I have been working on a collision engine in Java, utilizing the Separating Axis Theorem in 3D space. I have it working successfully in all cases (that I could think of testing) with object-oriented bounding boxes, but I'm finding that SAT isn't super accurate at detecting collisions as immediately with other convex 3D polygons. Corners of rotated polygons may overlap a small amount before any valid collision is found, and the subsequent clipping algorithm I use to calculate contact points will fail. I'll highlight the main points on my current SAT implementation below, and I'd just like to get some feedback to see if I was on the right track with this or if I'm fundamentally missing something in the theory. Trying to refrain from pasting code since its moderately long.
Do note that I am using object models imported from Blender in wavefront.obj files, so I'm using the vertex normals in these files to populate my collision bodies in simulation. I'm not sure if that could cause issues with ordering or normal calculations.
Input two collision bodies (BodyA, BodyB)
Calculate distance between the centers of bodyB and bodyA (the offset)
for each face normal (axis) in bodyA:
- Project the vertices of both bodyA and bodyB along this axis to get the 2D minimum and maximum projections along that direction
- add offset to projection of bodyA
- check for overlap along the projections of both bodies, exit the separating axis test if their is no overlap along this projection as this is a separation.

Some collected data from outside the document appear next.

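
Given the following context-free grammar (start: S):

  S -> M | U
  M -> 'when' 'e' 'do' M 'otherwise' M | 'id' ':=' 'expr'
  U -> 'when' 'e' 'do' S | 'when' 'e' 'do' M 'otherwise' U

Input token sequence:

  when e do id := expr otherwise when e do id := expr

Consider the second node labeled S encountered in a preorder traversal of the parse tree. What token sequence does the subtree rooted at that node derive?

[S [U when e do [M id := expr] otherwise [U when e do [S [M id := expr]]]]]

id := expr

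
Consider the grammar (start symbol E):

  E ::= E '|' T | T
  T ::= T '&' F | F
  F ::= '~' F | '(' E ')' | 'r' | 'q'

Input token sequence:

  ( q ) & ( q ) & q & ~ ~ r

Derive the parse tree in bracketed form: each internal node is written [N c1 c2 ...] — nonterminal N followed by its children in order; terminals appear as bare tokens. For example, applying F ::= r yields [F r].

[E [T [T [T [T [F ( [E [T [F q]]] )]] & [F ( [E [T [F q]]] )]] & [F q]] & [F ~ [F ~ [F r]]]]]

E
T
T & F
T & F & F
T & F & F & F
F & F & F & F
( E ) & F & F & F
( T ) & F & F & F
( F ) & F & F & F
( q ) & F & F & F
( q ) & ( E ) & F & F
( q ) & ( T ) & F & F
( q ) & ( F ) & F & F
( q ) & ( q ) & F & F
( q ) & ( q ) & q & F
( q ) & ( q ) & q & ~ F
( q ) & ( q ) & q & ~ ~ F
( q ) & ( q ) & q & ~ ~ r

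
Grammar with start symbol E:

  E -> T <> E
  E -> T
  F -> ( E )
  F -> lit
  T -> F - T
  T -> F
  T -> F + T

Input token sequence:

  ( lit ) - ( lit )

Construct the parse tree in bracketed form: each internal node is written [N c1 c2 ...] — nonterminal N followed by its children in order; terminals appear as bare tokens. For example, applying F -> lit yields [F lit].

E
T
F - T
( E ) - T
( T ) - T
( F ) - T
( lit ) - T
( lit ) - F
( lit ) - ( E )
( lit ) - ( T )
( lit ) - ( F )
( lit ) - ( lit )

[E [T [F ( [E [T [F lit]]] )] - [T [F ( [E [T [F lit]]] )]]]]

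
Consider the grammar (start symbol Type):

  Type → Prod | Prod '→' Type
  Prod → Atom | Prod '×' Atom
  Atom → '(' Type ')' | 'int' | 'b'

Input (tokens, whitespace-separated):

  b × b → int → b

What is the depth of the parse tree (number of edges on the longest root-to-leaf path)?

[Type [Prod [Prod [Atom b]] × [Atom b]] → [Type [Prod [Atom int]] → [Type [Prod [Atom b]]]]]

5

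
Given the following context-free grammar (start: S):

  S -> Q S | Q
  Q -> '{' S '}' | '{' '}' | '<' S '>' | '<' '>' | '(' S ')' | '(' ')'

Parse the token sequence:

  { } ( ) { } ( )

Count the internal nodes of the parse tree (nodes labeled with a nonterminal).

[S [Q { }] [S [Q ( )] [S [Q { }] [S [Q ( )]]]]]

8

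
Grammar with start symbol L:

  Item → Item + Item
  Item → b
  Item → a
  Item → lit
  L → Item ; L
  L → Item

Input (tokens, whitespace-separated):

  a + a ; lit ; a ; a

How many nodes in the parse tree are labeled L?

4

[L [Item [Item a] + [Item a]] ; [L [Item lit] ; [L [Item a] ; [L [Item a]]]]]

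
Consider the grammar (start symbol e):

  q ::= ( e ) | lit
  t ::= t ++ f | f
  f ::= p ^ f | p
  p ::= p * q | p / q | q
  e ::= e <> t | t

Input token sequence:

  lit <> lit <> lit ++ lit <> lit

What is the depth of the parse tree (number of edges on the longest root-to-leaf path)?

[e [e [e [e [t [f [p [q lit]]]]] <> [t [f [p [q lit]]]]] <> [t [t [f [p [q lit]]]] ++ [f [p [q lit]]]]] <> [t [f [p [q lit]]]]]

8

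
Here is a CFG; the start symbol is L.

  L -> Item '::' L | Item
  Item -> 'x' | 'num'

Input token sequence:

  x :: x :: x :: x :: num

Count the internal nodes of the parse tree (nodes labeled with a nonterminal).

10

[L [Item x] :: [L [Item x] :: [L [Item x] :: [L [Item x] :: [L [Item num]]]]]]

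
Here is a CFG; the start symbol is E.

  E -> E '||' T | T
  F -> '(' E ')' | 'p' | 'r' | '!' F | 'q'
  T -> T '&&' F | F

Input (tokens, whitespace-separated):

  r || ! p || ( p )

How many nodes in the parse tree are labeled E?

4

[E [E [E [T [F r]]] || [T [F ! [F p]]]] || [T [F ( [E [T [F p]]] )]]]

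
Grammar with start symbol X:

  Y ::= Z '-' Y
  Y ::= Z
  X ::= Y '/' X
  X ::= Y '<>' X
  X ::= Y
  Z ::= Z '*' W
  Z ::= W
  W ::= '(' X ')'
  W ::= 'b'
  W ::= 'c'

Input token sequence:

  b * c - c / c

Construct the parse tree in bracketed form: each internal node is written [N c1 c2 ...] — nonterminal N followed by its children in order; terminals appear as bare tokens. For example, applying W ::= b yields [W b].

X
Y / X
Z - Y / X
Z * W - Y / X
W * W - Y / X
b * W - Y / X
b * c - Y / X
b * c - Z / X
b * c - W / X
b * c - c / X
b * c - c / Y
b * c - c / Z
b * c - c / W
b * c - c / c

[X [Y [Z [Z [W b]] * [W c]] - [Y [Z [W c]]]] / [X [Y [Z [W c]]]]]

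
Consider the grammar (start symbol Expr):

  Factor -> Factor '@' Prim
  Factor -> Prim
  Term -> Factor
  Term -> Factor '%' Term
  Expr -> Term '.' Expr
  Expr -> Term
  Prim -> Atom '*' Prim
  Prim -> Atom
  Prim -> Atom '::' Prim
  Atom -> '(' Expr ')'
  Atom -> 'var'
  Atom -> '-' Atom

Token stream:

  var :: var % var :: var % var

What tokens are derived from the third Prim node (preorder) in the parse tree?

var :: var

[Expr [Term [Factor [Prim [Atom var] :: [Prim [Atom var]]]] % [Term [Factor [Prim [Atom var] :: [Prim [Atom var]]]] % [Term [Factor [Prim [Atom var]]]]]]]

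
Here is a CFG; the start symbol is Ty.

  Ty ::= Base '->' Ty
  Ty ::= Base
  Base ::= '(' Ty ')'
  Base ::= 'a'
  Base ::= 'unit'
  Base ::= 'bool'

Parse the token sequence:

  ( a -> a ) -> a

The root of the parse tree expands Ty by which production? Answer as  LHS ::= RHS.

[Ty [Base ( [Ty [Base a] -> [Ty [Base a]]] )] -> [Ty [Base a]]]

Ty ::= Base '->' Ty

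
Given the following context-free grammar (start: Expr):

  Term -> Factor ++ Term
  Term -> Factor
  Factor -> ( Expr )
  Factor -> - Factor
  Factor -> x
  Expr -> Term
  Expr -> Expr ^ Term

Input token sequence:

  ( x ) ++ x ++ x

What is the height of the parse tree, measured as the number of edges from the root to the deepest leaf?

6

[Expr [Term [Factor ( [Expr [Term [Factor x]]] )] ++ [Term [Factor x] ++ [Term [Factor x]]]]]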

Otherwise continue the loop.
for each face normal (axis) in bodyB:
- Project the vertices of both bodyA and bodyB along this axis to get the 2D minimum and maximum projections along that direction
- add offset to projection of bodyA
- check for overlap along the projections of both bodies, exit the separating axis test if their is no overlap along this projection as this is a separation. Otherwise continue the loop.
for each face normal in bodyA (axisA):
- for each face normal in bodyB (axisB):
- - get the cross product of axisA and axisB (axis)
- - Project the vertices of both bodyA and bodyB along this axis to get the 2D minimum and maximum projections along that direction
- - add offset to projection of bodyA
- - check for overlap along the projections of both bodies, exit the separating axis test if their is no overlap along this projection as this is a separation. Otherwise continue the loop.
Most SAT resources I have read seem to be concerned with AABB or OBB collision and don't care for more complex polygon shapes so any resources you might know of that deal with a more general 3D SAT implementation would be a great help.
Thanks.